My favourite line of yours: ‘He, like my future, had to be faced.’
You are so courageous…my hero…xoxo
Sue dear, thank you for your courage, strength and intellect! You inspire me in the way you keep the essence, the soul of Robert alive and celebrated, even in his lost place.
His remarkable life shines through because of your remarkable engagements and writings. My heart and love are with you and with Robert to help ease the pain.
Much love,
Gail
My heart breaks for both of you. Words fail me. You are so strong. As I read, I was transported back to my mother in law and our journey with her and her battle with alzheimers. Such a brutal disease. I’m so sorry. You are in my thoughts and prayers.
I’m happy that he recognized you and his sister’s voice and it sounds like they have been taking good care of him. Will you be able to visit again anytime soon?
Terrifying, tortorous and traumatic. Yet you carry on and give voice to those who can no longer speak. Few would be able to endure all with which you have done and continue to do battle. I’m so glad Wendy and Robert have been able to speak however briefly.
Sue…I can feel the spinning, like an ocular migraine, through this exquisitely lonely heartbreak. I hope your writing, and the witness of the people who read your words, are a buoy in these tumultuous seas of grief. Sending you love♥️
Hi there, well you definitely handled that well. I don’t know if I could have done that well. I’m so proud of you. Style and grace come to mind. Did they arrange for another visit? I’m sure the anxiety of it all is taking a mental toll.
Remember just breathe. You got this !!!!!
You are heroic dear Sue. I am so sorry for Robert and you. I am glad he was able to express his love to you and his sister. I wish you strength, good health and peace. love. ❤️ Your ‘ lainie
Love comes through
Keeping in contact with people we love as they slip side away is never easier. That much harder in the separation enforced by Covid-19 restrictions. My sister is leaving me one small step at a time but so close together. I am thrilled she does not have a brain tumor but her connection to this world is less as her disease progresses.
My heart is with you on this difficult journey you didn’t want to take.

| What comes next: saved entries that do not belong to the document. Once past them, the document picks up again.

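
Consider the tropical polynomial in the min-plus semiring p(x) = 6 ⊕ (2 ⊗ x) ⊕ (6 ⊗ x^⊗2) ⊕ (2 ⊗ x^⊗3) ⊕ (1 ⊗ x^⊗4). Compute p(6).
p(6) = 6

A tropical monomial a ⊗ x^⊗i evaluates to a + i · x. Evaluating each term at x = 6:
  Term 0 contributes 6 + 0 · 6 = 6
  Term 1 contributes 2 + 1 · 6 = 8
  Term 2 contributes 6 + 2 · 6 = 18
  Term 3 contributes 2 + 3 · 6 = 20
  Term 4 contributes 1 + 4 · 6 = 25
p(6) = ⊕ of these = min[6, 8, 18, 20, 25] = 6.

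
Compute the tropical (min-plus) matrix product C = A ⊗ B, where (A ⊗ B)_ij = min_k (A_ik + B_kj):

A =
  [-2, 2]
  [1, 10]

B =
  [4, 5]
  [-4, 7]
A ⊗ B =
  [-2, 3]
  [5, 6]

Apply the min-plus product entry-by-entry:
  C[0][0] = min over k of (A[0][0] + B[0][0] = -2 + 4 = 2, A[0][1] + B[1][0] = 2 + -4 = -2) = -2 (attained at k = 1)
  C[0][1] = min over k of (A[0][0] + B[0][1] = -2 + 5 = 3, A[0][1] + B[1][1] = 2 + 7 = 9) = 3 (attained at k = 0)
  C[1][0] = min over k of (A[1][0] + B[0][0] = 1 + 4 = 5, A[1][1] + B[1][0] = 10 + -4 = 6) = 5 (attained at k = 0)
  C[1][1] = min over k of (A[1][0] + B[0][1] = 1 + 5 = 6, A[1][1] + B[1][1] = 10 + 7 = 17) = 6 (attained at k = 0)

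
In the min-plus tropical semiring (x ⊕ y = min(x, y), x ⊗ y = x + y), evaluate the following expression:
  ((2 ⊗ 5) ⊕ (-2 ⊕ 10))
((2 ⊗ 5) ⊕ (-2 ⊕ 10)) = -2

Expand innermost to outermost. Recall ⊕ takes the minimum of its arguments and ⊗ takes their sum. Working out the expression ((2 ⊗ 5) ⊕ (-2 ⊕ 10)) gives -2.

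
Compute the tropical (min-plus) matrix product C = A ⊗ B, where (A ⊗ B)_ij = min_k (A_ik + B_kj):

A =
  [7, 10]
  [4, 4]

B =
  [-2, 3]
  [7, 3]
A ⊗ B =
  [5, 10]
  [2, 7]

Apply the min-plus product entry-by-entry:
  C[0][0] = min over k of (A[0][0] + B[0][0] = 7 + -2 = 5, A[0][1] + B[1][0] = 10 + 7 = 17) = 5 (attained at k = 0)
  C[0][1] = min over k of (A[0][0] + B[0][1] = 7 + 3 = 10, A[0][1] + B[1][1] = 10 + 3 = 13) = 10 (attained at k = 0)
  C[1][0] = min over k of (A[1][0] + B[0][0] = 4 + -2 = 2, A[1][1] + B[1][0] = 4 + 7 = 11) = 2 (attained at k = 0)
  C[1][1] = min over k of (A[1][0] + B[0][1] = 4 + 3 = 7, A[1][1] + B[1][1] = 4 + 3 = 7) = 7 (attained at k = 0)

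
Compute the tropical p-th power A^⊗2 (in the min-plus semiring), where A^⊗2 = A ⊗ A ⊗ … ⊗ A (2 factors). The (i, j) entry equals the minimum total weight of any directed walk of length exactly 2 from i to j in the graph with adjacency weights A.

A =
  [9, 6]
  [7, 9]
A^⊗2 =
  [13, 15]
  [16, 13]

Each entry (A^⊗2)_ij equals the minimum over all length-2 walks i = v_0 → v_1 → … → v_2 = j of Σ_t A[v_t][v_{t+1}]. For example, for (i, j) = (0, 1) we minimise over 2 possible intermediate vertex sequences; the minimum is 15, attained along the walk 0 → 0 → 1.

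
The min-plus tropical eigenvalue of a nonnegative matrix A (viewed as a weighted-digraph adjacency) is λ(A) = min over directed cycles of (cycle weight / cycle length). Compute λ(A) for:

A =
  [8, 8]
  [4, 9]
λ(A) = 6

Enumerate directed cycles and compute their means (weight / length). Sample:
  cycle 0 → 0: weight = 8, length = 1, mean = 8/1 ≈ 8.000
  cycle 1 → 1: weight = 9, length = 1, mean = 9/1 ≈ 9.000
  cycle 0 → 1 → 0: weight = 12, length = 2, mean = 12/2 ≈ 6.000
  cycle 1 → 0 → 1: weight = 12, length = 2, mean = 12/2 ≈ 6.000
Minimum mean = 6.000, attained e.g. along the cycle 0 → 1 → 0 with weight 12 and length 2. So λ(A) = 12/2 = 6.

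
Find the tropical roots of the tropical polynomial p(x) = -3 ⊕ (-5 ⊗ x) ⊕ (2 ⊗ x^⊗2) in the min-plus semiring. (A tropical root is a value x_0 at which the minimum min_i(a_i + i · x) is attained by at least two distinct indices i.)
Roots: {-7, 2}

Each tropical root is a break point of the lower envelope of the lines y = a_i + i · x (there are 3 lines, with slopes 0, 1, ..., 2). Only the lines that attain the minimum somewhere contribute to roots; other lines are dominated. Here the surviving (envelope) indices are i = 2, i = 1, i = 0.
Intersections between consecutive envelope lines give the roots: for adjacent envelope indices i < j the intersection is x = (a_i − a_j) / (j − i). Reading off the sorted break points: {-7, 2}.
Verification: at each break x_0, at least two indices attain the minimum of min_i(a_i + i · x_0).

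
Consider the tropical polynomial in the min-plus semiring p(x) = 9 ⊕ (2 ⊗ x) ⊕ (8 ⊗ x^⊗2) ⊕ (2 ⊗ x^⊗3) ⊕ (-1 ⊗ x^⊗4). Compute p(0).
p(0) = -1

A tropical monomial a ⊗ x^⊗i evaluates to a + i · x. Evaluating each term at x = 0:
  Term 0 contributes 9 + 0 · 0 = 9
  Term 1 contributes 2 + 1 · 0 = 2
  Term 2 contributes 8 + 2 · 0 = 8
  Term 3 contributes 2 + 3 · 0 = 2
  Term 4 contributes -1 + 4 · 0 = -1
p(0) = ⊕ of these = min[9, 2, 8, 2, -1] = -1.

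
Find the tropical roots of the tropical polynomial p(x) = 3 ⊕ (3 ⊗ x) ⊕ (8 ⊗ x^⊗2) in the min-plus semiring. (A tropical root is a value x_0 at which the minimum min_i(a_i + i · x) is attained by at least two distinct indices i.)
Roots: {-5, 0}

Each tropical root is a break point of the lower envelope of the lines y = a_i + i · x (there are 3 lines, with slopes 0, 1, ..., 2). Only the lines that attain the minimum somewhere contribute to roots; other lines are dominated. Here the surviving (envelope) indices are i = 2, i = 1, i = 0.
Intersections between consecutive envelope lines give the roots: for adjacent envelope indices i < j the intersection is x = (a_i − a_j) / (j − i). Reading off the sorted break points: {-5, 0}.
Verification: at each break x_0, at least two indices attain the minimum of min_i(a_i + i · x_0).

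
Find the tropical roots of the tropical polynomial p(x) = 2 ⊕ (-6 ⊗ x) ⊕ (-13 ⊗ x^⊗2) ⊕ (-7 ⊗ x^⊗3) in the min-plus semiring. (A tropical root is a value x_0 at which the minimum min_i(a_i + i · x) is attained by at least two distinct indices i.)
Roots: {-6, 7, 8}

Each tropical root is a break point of the lower envelope of the lines y = a_i + i · x (there are 4 lines, with slopes 0, 1, ..., 3). Only the lines that attain the minimum somewhere contribute to roots; other lines are dominated. Here the surviving (envelope) indices are i = 3, i = 2, i = 1, i = 0.
Intersections between consecutive envelope lines give the roots: for adjacent envelope indices i < j the intersection is x = (a_i − a_j) / (j − i). Reading off the sorted break points: {-6, 7, 8}.
Verification: at each break x_0, at least two indices attain the minimum of min_i(a_i + i · x_0).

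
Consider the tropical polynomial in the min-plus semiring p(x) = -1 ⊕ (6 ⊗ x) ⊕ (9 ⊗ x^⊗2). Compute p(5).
p(5) = -1

A tropical monomial a ⊗ x^⊗i evaluates to a + i · x. Evaluating each term at x = 5:
  Term 0 contributes -1 + 0 · 5 = -1
  Term 1 contributes 6 + 1 · 5 = 11
  Term 2 contributes 9 + 2 · 5 = 19
p(5) = ⊕ of these = min[-1, 11, 19] = -1.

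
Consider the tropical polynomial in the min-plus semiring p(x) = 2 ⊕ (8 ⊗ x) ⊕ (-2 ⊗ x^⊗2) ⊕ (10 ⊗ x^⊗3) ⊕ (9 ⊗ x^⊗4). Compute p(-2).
p(-2) = -6

A tropical monomial a ⊗ x^⊗i evaluates to a + i · x. Evaluating each term at x = -2:
  Term 0 contributes 2 + 0 · -2 = 2
  Term 1 contributes 8 + 1 · -2 = 6
  Term 2 contributes -2 + 2 · -2 = -6
  Term 3 contributes 10 + 3 · -2 = 4
  Term 4 contributes 9 + 4 · -2 = 1
p(-2) = ⊕ of these = min[2, 6, -6, 4, 1] = -6.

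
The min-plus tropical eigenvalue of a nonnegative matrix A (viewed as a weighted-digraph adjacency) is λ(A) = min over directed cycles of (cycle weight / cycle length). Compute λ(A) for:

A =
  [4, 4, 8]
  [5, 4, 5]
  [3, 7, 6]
λ(A) = 4

Enumerate directed cycles and compute their means (weight / length). Sample:
  cycle 0 → 0: weight = 4, length = 1, mean = 4/1 ≈ 4.000
  cycle 1 → 1: weight = 4, length = 1, mean = 4/1 ≈ 4.000
  cycle 2 → 2: weight = 6, length = 1, mean = 6/1 ≈ 6.000
  cycle 0 → 1 → 0: weight = 9, length = 2, mean = 9/2 ≈ 4.500
  cycle 0 → 2 → 0: weight = 11, length = 2, mean = 11/2 ≈ 5.500
  cycle 1 → 0 → 1: weight = 9, length = 2, mean = 9/2 ≈ 4.500
Minimum mean = 4.000, attained e.g. along the cycle 0 → 0 with weight 4 and length 1. So λ(A) = 4/1 = 4.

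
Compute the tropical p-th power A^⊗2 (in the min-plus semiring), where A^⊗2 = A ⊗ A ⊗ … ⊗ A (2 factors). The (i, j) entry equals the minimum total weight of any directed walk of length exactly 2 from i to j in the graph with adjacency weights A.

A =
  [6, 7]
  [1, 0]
A^⊗2 =
  [8, 7]
  [1, 0]

Each entry (A^⊗2)_ij equals the minimum over all length-2 walks i = v_0 → v_1 → … → v_2 = j of Σ_t A[v_t][v_{t+1}]. For example, for (i, j) = (0, 1) we minimise over 2 possible intermediate vertex sequences; the minimum is 7, attained along the walk 0 → 1 → 1.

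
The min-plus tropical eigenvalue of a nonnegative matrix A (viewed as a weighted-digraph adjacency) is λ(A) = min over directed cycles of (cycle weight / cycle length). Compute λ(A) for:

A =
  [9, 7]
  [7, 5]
λ(A) = 5

Enumerate directed cycles and compute their means (weight / length). Sample:
  cycle 0 → 0: weight = 9, length = 1, mean = 9/1 ≈ 9.000
  cycle 1 → 1: weight = 5, length = 1, mean = 5/1 ≈ 5.000
  cycle 0 → 1 → 0: weight = 14, length = 2, mean = 14/2 ≈ 7.000
  cycle 1 → 0 → 1: weight = 14, length = 2, mean = 14/2 ≈ 7.000
Minimum mean = 5.000, attained e.g. along the cycle 1 → 1 with weight 5 and length 1. So λ(A) = 5/1 = 5.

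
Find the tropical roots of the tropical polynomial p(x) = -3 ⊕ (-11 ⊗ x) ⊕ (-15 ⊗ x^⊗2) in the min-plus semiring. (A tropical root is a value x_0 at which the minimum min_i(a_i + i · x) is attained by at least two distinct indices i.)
Roots: {4, 8}

Each tropical root is a break point of the lower envelope of the lines y = a_i + i · x (there are 3 lines, with slopes 0, 1, ..., 2). Only the lines that attain the minimum somewhere contribute to roots; other lines are dominated. Here the surviving (envelope) indices are i = 2, i = 1, i = 0.
Intersections between consecutive envelope lines give the roots: for adjacent envelope indices i < j the intersection is x = (a_i − a_j) / (j − i). Reading off the sorted break points: {4, 8}.
Verification: at each break x_0, at least two indices attain the minimum of min_i(a_i + i · x_0).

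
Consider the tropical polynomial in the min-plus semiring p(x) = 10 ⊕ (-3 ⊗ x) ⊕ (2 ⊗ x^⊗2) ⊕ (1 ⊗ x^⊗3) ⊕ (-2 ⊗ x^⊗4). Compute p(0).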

I have tears in my eyes for Robert and for you. And I have hate in my heart for covid. Sending you love and strength! ((hugs)) ❤️🙏❤️
My heart is full for you and for Robert. Tears fall for you both and for Ethan. I walk and pray with you now as I did during your journey with your mother. You have had too much pain in your life for so long and I pray you find a release from the present pain both physically and mentally. Know that we care x
I have no words dear Susan.
love you,
pat
Among the heartbreak, one positive token: the passports have surfaced. Love you, Sue, with all my heart
Words fail me after reading this blog. I know personally about Alzheimer’s and feel for you. I hope you are finding help for yourself,sounds like your son is helping you.💕
Dave Wise on Apr. 24 at 8:23 pm.
So sorry to hear of all the pain for both of you. This is tragic. Stay strong and never hesitate to reach out.